Beyond regular updates, carve out time each month for an in-depth review of your cash flow. This will help you plan ahead for potential shortfalls in the coming months, and identify periods where you may need financial support. It’s best to gather your colleagues or partners for the review, so that you can be sure that everyone is aligned with the cash flow situation, and can contribute towards making monthly projections for the next quarter or half-year.

  • Take control of supplier costs:

Similar to your cash flow review processes, it’s just as important to revisit your supplier agreements on a regular basis. In doing so, you may discover new ways of organising your operational workflow to improve efficiency, or negotiate for a lower rate if you’re facing a growing sales volume.
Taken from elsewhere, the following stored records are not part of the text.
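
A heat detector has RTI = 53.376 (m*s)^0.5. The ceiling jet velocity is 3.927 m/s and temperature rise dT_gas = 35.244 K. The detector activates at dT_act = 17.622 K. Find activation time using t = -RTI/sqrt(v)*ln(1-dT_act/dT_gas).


dT_act/dT_gas = 0.5
ln(1 - 0.5) = -0.69315
t = -53.376 / sqrt(3.927) * -0.69315 = 18.670 s

18.670 s


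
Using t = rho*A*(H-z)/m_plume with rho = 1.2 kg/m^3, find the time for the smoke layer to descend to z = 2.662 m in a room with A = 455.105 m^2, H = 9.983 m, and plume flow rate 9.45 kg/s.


H - z = 7.321 m
t = 1.2 * 455.105 * 7.321 / 9.45 = 423.09 s

423.09 s


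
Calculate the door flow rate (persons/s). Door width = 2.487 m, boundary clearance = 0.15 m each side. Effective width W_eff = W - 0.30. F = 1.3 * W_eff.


W_eff = 2.487 - 0.30 = 2.187 m
F = 1.3 * 2.187 = 2.8431 persons/s

2.8431 persons/s


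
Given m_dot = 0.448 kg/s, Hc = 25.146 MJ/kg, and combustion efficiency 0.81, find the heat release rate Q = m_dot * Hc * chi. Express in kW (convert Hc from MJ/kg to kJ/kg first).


Hc = 25.146 MJ/kg = 25.146 * 1000 kJ/kg = 25146 kJ/kg
Q = 0.448 kg/s * 25146 kJ/kg * 0.81 = 9125.0 kW

9125.0 kW


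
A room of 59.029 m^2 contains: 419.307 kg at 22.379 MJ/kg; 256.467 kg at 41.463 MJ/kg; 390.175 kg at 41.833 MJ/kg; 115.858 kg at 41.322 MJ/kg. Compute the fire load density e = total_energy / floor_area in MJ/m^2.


Total energy = 419.307*22.379 + 256.467*41.463 + 390.175*41.833 + 115.858*41.322
= 9383.671 + 10633.89 + 16322.19 + 4787.484
= 41127.24 MJ
e = 41127.24 / 59.029 = 696.73 MJ/m^2

696.73 MJ/m^2


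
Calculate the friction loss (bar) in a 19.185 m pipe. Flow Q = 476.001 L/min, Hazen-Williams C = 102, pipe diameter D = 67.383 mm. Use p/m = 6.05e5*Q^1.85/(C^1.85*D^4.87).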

  • Strategic merchandising is key:

With continual changes in pricing and the competitive landscape, monitoring your margins needs to be an ongoing activity so you can stay up-to-date on higher-margin categories and promptly weed out lower-margin products. Depending on your business needs, you may considering conducting a margin analysis on a per-month or per-quarter basis.

In summary…

These can all be a lot to remember. To recap, here’s a quick round up of the strategies we’ve discussed in the article:

  • Brand building is key: Look beyond online interactions to engage consumers across multiple touchpoints. Pay close attention to listen to what your customers are saying through community building activities and running focus groups.
  • Premium products and experiences: A top-notch experience goes beyond your product to encompass other consumer touchpoints, like packaging and communication. Through brand building and focusing on delivering top-notch experiences, you’ll be better placed to sell higher margin products – thus gaining a competitive edge over Taobao sellers, as they typically adopt a low-price, low-margin strategy.
  • Conduct in-depth research before settling on a niche market: While researching on a potential niche markets, consider key questions such as: What are subsets of larger niches that exist that may be underserved? Is there a market to sustain e-commerce business growth?
  • Stay hands-on with business finances: Keep a close watch on your finances through reviewing your cash flow, reviewing supplier costs and conducting a margin analysis on a regular basis.